12 de octubre de 2010

Julia

No me gusta la lluvia, no me gusta nada en absoluto. Y también aborrezco a la gente a la que la le parece poética y bonita. Bien, pues a mí no. Me parece estúpido que pueda gustarles pasarse el día tras un cristal bebiendo café o leyendo un libro. Aburridos y sin poder salir. O saliendo y empapándote entero sólo para pillar un buen resfriado. Del lugar de donde yo vengo nunca hay lluvia. Apenas hay agua y los ríos son corrientes inconstantes y terrosas que transcurren por mitad del campo. Es lo que me gusta, el aire seco, ese calor tan agradable. Los campos que se mueven con el viento al caer la tarde. Los grajos haciendo sus ruidos y las viejas con sus mandiles respondiendo a todo con dichos y refranes añejos. Eso sí me gusta, me hacía sentir en casa. La abuela llamándome a cenar pan frito y mi tía metiéndome prisa para que terminara de asearme con el barreño. Aun puedo sentir el olor a jabón de pastilla, era de aceite de oliva. Me dejaba la piel muy suave, aunque luego se me quedara un poco reseca por el viento. Pero era la única vida que conocía y me gustaba. No era una de esas personas infelices que se atrapan a sí mismas por vivir en un pueblo pequeño.
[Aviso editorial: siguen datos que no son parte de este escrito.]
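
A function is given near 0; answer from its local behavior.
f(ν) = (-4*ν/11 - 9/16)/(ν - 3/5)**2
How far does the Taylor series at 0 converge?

Denominator factor (ν - 3/5)^2: pole of order 2 at 3/5, modulus 3/5.
The radius of convergence is the smallest modulus among the singular points: 3/5.

The radius of convergence is 3/5.


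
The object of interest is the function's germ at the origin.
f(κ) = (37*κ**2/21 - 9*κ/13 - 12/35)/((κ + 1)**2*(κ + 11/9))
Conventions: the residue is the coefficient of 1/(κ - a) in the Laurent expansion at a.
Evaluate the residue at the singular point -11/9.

The residue is 86663/1365.

At the order-1 pole -11/9 set g(κ) = (κ - (-11/9))*f(κ) = (37*κ**2/21 - 9*κ/13 - 12/35)/(κ + 1)**2.
Simple pole: residue = g(a) at a = -11/9, which is 86663/1365.


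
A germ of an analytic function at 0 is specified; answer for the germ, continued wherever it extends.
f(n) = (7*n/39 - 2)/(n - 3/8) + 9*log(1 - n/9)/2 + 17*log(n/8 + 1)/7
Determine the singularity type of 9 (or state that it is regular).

The point is a logarithmic branch point.

The term (9/2)*log(1 - n/(9)) has argument 1 - 9/(9) = 0 at 9: a logarithmic (infinitely-sheeted) branch point; the remaining terms are analytic or single-valued there.


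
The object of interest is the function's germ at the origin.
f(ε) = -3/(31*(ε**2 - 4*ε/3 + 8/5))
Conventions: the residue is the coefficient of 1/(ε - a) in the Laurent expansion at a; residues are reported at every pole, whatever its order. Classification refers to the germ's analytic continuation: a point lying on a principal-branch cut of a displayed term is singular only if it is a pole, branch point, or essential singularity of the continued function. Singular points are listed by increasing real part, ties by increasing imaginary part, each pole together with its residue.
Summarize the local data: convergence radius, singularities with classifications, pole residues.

Radius of convergence at 0: (2/5)*sqrt(10).
At (2/3) - ((2/15)*sqrt(65))*i: a pole of order 1; residue -((9/1612)*sqrt(65))*i.
At (2/3) + ((2/15)*sqrt(65))*i: a pole of order 1; residue ((9/1612)*sqrt(65))*i.

Denominator factor (ε**2 - 4*ε/3 + 8/5): discriminant -208/45, complex-conjugate roots (2/3) + ((2/15)*sqrt(65))*i and (2/3) - ((2/15)*sqrt(65))*i; poles of order 1, moduli (2/5)*sqrt(10) and (2/5)*sqrt(10).
The radius of convergence is the smallest modulus among the singular points: (2/5)*sqrt(10).
The factor ε**2 - 4*ε/3 + 8/5 splits as (ε - a)(ε - a') with a = (2/3) - ((2/15)*sqrt(65))*i, a' = (2/3) + ((2/15)*sqrt(65))*i. At the order-1 pole a set g(ε) = (ε - a)*f(ε) = [-3/31] / (ε - a').
Simple pole: residue = g(a) at a = (2/3) - ((2/15)*sqrt(65))*i, which is -((9/1612)*sqrt(65))*i.
The factor ε**2 - 4*ε/3 + 8/5 splits as (ε - a)(ε - a') with a = (2/3) + ((2/15)*sqrt(65))*i, a' = (2/3) - ((2/15)*sqrt(65))*i. At the order-1 pole a set g(ε) = (ε - a)*f(ε) = [-3/31] / (ε - a').
Simple pole: residue = g(a) at a = (2/3) + ((2/15)*sqrt(65))*i, which is ((9/1612)*sqrt(65))*i.
List the singular points by increasing real part (a conjugate pair: the negative imaginary part first).


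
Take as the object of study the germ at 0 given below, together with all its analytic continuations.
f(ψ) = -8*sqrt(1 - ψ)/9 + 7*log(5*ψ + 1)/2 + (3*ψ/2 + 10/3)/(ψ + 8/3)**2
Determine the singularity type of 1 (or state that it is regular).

The point is an algebraic (square-root) branch point.

The term (-8/9)*sqrt(1 - ψ/(1)) has argument 1 - 1/(1) = 0 at 1: a square-root (algebraic, two-sheeted) branch point; the remaining terms are analytic or single-valued there.


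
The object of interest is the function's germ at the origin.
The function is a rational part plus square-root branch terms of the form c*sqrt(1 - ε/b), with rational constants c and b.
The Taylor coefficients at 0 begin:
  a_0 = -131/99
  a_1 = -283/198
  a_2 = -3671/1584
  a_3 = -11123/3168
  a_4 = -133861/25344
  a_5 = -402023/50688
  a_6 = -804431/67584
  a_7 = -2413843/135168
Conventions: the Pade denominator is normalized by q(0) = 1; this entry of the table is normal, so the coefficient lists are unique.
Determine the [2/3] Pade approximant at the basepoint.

The Pade approximant has numerator coefficients [-131/99, 10711769/11964546, -13750357/47858184]; denominator coefficients [1, -106155/60427, 351207/966832, 15017/483416].

Taylor coefficients needed (read off): a_0 = -131/99, a_1 = -283/198, a_2 = -3671/1584, a_3 = -11123/3168, a_4 = -133861/25344, a_5 = -402023/50688.
Write the denominator as Q(ε) = 1 + q1*ε + q2*ε^2 + q3*ε^3. Requiring Q*f - P = O(ε^6) with deg P <= 2 kills the coefficients of ε^3..ε^5 in Q*f:
  ε^3: a_3 + q1*a_2 + q2*a_1 + q3*a_0 = 0, i.e. -11123/3168 + (-3671/1584)*q1 + (-283/198)*q2 + (-131/99)*q3 = 0.
  ε^4: a_4 + q1*a_3 + q2*a_2 + q3*a_1 = 0, i.e. -133861/25344 + (-11123/3168)*q1 + (-3671/1584)*q2 + (-283/198)*q3 = 0.
  ε^5: a_5 + q1*a_4 + q2*a_3 + q3*a_2 = 0, i.e. -402023/50688 + (-133861/25344)*q1 + (-11123/3168)*q2 + (-3671/1584)*q3 = 0.
Solving this linear system: q1 = -106155/60427, q2 = 351207/966832, q3 = 15017/483416.
The numerator is Q*f truncated at degree 2: P0 = a_0 = -131/99; P1 = a_1 + q1*a_0 = 10711769/11964546; P2 = a_2 + q1*a_1 + q2*a_0 = -13750357/47858184.


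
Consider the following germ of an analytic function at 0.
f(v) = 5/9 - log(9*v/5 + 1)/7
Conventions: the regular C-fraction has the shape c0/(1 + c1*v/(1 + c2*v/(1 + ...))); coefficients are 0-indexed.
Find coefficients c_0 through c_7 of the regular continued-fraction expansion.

Taylor coefficients (expand at 0): a_0 = 5/9, a_1 = -9/35, a_2 = 81/350, a_3 = -243/875, a_4 = 6561/17500, a_5 = -59049/109375, a_6 = 177147/218750, a_7 = -4782969/3828125.
c0 = a_0 = 5/9. Peel one level at a time: if S = 1 + c*v/S' with S'(0) = 1, then c is the v-coefficient of S and S' = c*v/(S - 1).
S_1 = c0/f = 1 + (81/175)*v + (-12393/61250)*v^2 + ...; c1 = 81/175.
S_2 = c1*v/(S_1 - 1) = 1 + (153/350)*v + (-27/100)*v^2 + ...; c2 = 153/350.
S_3 = c2*v/(S_2 - 1) = 1 + (21/34)*v + (-252/1445)*v^2 + ...; c3 = 21/34.
S_4 = c3*v/(S_3 - 1) = 1 + (24/85)*v + (-27/125)*v^2 + ...; c4 = 24/85.
S_5 = c4*v/(S_4 - 1) = 1 + (153/200)*v + (-4131/40000)*v^2 + ...; c5 = 153/200.
S_6 = c5*v/(S_5 - 1) = 1 + (27/200)*v + (-729/3500)*v^2 + ...; c6 = 27/200.
S_7 = c6*v/(S_6 - 1) = 1 + (54/35)*v + ...; c7 = 54/35.

The regular C-fraction coefficients are [5/9, 81/175, 153/350, 21/34, 24/85, 153/200, 27/200, 54/35].


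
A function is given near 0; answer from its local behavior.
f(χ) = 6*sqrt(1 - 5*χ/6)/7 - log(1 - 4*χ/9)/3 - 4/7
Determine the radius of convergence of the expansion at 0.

Branch term (6/7)*sqrt(1 - χ/(6/5)): its argument vanishes at χ = 6/5, a square-root branch point, modulus 6/5.
Branch term (-1/3)*log(1 - χ/(9/4)): its argument vanishes at χ = 9/4, a logarithmic branch point, modulus 9/4.
The radius of convergence is the smallest modulus among the singular points: 6/5.

The radius of convergence is 6/5.


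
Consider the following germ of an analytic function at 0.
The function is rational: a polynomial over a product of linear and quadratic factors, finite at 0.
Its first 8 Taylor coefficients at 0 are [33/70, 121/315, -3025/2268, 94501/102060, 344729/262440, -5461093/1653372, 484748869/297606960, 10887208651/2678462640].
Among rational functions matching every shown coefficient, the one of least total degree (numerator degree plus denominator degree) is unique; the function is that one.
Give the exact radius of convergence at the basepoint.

The radius of convergence is (1/11)*sqrt(66).

No rational of total degree below 3 reproduces all 8 coefficients; solving the [1/2] Pade equations on them gives f(h) = (11*h/21 + 9/35)/(h**2 + 2*h/3 + 6/11), whose expansion matches every shown term.
Denominator factor (h**2 + 2*h/3 + 6/11): discriminant -172/99, complex-conjugate roots (-1/3) + ((1/33)*sqrt(473))*i and (-1/3) - ((1/33)*sqrt(473))*i; poles of order 1, moduli (1/11)*sqrt(66) and (1/11)*sqrt(66).
The radius of convergence is the smallest modulus among the singular points: (1/11)*sqrt(66).


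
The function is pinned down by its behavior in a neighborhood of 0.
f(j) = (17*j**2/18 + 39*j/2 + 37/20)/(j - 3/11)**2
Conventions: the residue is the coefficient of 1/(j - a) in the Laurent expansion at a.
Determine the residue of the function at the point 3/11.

The residue is 1321/66.

At the order-2 pole 3/11 set g(j) = (j - (3/11))^2*f(j) = 17*j**2/18 + 39*j/2 + 37/20.
Order-2 pole: residue = g'(a); g'(3/11) = 1321/66, so the residue is 1321/66.


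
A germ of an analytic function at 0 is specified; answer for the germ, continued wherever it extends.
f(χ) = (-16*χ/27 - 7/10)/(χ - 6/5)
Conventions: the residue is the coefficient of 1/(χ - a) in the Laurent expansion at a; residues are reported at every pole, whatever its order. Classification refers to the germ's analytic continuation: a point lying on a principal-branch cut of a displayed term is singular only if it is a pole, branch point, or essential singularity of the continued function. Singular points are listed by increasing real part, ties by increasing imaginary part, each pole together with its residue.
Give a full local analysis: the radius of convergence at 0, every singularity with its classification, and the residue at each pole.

Denominator factor (χ - 6/5): pole of order 1 at 6/5, modulus 6/5.
The radius of convergence is the smallest modulus among the singular points: 6/5.
At the order-1 pole 6/5 set g(χ) = (χ - (6/5))*f(χ) = -16*χ/27 - 7/10.
Simple pole: residue = g(a) at a = 6/5, which is -127/90.

Radius of convergence at 0: 6/5.
At 6/5: a pole of order 1; residue -127/90.


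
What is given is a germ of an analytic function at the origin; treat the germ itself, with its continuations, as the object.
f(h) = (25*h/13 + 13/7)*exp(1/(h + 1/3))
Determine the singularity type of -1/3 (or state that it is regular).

The point is an essential singularity.

The exponent 1/(h - (-1/3)) has a pole at -1/3, so exp(1/(h - (-1/3))) takes every nonzero value near it: an essential singularity (not a pole of any order).


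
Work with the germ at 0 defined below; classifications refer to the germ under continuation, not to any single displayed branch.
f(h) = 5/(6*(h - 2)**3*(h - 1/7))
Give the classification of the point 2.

The denominator factor h - 2 vanishes at 2 and appears to the power 3; the numerator there equals 5/6, nonzero, and no other factor vanishes.
Hence a pole whose order is the multiplicity, 3.

The point is a pole of order 3.


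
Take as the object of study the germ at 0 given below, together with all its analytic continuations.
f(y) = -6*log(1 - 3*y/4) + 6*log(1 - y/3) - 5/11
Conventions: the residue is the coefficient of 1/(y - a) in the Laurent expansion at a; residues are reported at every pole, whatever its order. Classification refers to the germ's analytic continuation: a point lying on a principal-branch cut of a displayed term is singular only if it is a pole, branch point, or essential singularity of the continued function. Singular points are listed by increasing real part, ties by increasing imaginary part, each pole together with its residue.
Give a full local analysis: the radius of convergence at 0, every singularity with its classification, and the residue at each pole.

Radius of convergence at 0: 4/3.
At 4/3: a logarithmic branch point.
At 3: a logarithmic branch point.

Branch term (6)*log(1 - y/(3)): its argument vanishes at y = 3, a logarithmic branch point, modulus 3.
Branch term (-6)*log(1 - y/(4/3)): its argument vanishes at y = 4/3, a logarithmic branch point, modulus 4/3.
The radius of convergence is the smallest modulus among the singular points: 4/3.
List the singular points by increasing real part (a conjugate pair: the negative imaginary part first).


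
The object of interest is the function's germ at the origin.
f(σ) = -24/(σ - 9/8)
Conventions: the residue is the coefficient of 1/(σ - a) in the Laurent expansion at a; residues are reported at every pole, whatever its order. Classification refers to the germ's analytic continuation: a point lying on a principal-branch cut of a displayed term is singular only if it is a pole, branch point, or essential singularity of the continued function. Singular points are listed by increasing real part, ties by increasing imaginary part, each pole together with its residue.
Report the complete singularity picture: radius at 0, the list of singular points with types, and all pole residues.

Radius of convergence at 0: 9/8.
At 9/8: a pole of order 1; residue -24.

Denominator factor (σ - 9/8): pole of order 1 at 9/8, modulus 9/8.
The radius of convergence is the smallest modulus among the singular points: 9/8.
At the order-1 pole 9/8 set g(σ) = (σ - (9/8))*f(σ) = -24.
Simple pole: residue = g(a) at a = 9/8, which is -24.


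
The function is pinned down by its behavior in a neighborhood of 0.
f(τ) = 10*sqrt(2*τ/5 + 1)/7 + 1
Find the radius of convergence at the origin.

The radius of convergence is 5/2.

Branch term (10/7)*sqrt(1 - τ/(-5/2)): its argument vanishes at τ = -5/2, a square-root branch point, modulus 5/2.
The radius of convergence is the smallest modulus among the singular points: 5/2.


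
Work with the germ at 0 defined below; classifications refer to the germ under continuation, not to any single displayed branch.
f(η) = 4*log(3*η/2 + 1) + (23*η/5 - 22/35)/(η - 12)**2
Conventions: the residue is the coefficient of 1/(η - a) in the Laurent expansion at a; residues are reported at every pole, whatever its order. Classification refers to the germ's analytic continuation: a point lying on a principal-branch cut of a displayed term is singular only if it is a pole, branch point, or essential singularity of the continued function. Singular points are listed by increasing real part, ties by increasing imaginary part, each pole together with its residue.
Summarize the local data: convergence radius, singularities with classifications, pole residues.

Radius of convergence at 0: 2/3.
At -2/3: a logarithmic branch point.
At 12: a pole of order 2; residue 23/5.

Denominator factor (η - 12)^2: pole of order 2 at 12, modulus 12.
Branch term (4)*log(1 - η/(-2/3)): its argument vanishes at η = -2/3, a logarithmic branch point, modulus 2/3.
The radius of convergence is the smallest modulus among the singular points: 2/3.
The branch term is analytic at 12 and contributes nothing to the residue; only the rational part matters.
At the order-2 pole 12 set g(η) = (η - (12))^2*(rational part) = 23*η/5 - 22/35.
Order-2 pole: residue = g'(a); g'(12) = 23/5, so the residue is 23/5.
List the singular points by increasing real part (a conjugate pair: the negative imaginary part first).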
No tenía ambiciones más allá de la plaza de la Iglesia y nunca pensé en marcharme a conocer otros lugares o a estudiar a la ciudad.

Yo era feliz en la escuela del pueblo, ayudando en casa y subiendo por las tardes a pasear por el castillo o bajando al río a espiar mariposas y renacuajos. Me sentaba yo sola en una orilla, a esperar. Podían pasarme incluso un par de horas sin que me moviese de allí. Perseguía a las libélulas con la vista y me quedaba muy quieta para que los gatos se atreviesen a acercarse por allí. Lo que no me gustaba tanto era la iglesia de los domingos y el catecismo de los martes. La abuela sabía que lo odiaba, pero me obligaba a ir de todos modos. “Te pongas como te pongas” me decía. Algunas veces me encontraba con la Teresa y nos escapábamos las dos juntas. El párroco fingía no enterarse pero eso era porque el tenía todavía menos ganas que nosotras de ir al catecismo y cuantas menos fuéramos más ligera se le pasaba la tarde. Pero cuando nos portábamos mal si que sabía amenazarnos con dar parte de aquello a las madres y abuelas.

Las más de las veces íbamos detrás del molino, a fumar el tabaco que Tere le cogía a su hermano cuando se iba al bar. La verdad es que yo lo hacía por seguirle la corriente, pero aquella libertad me sabía amarga.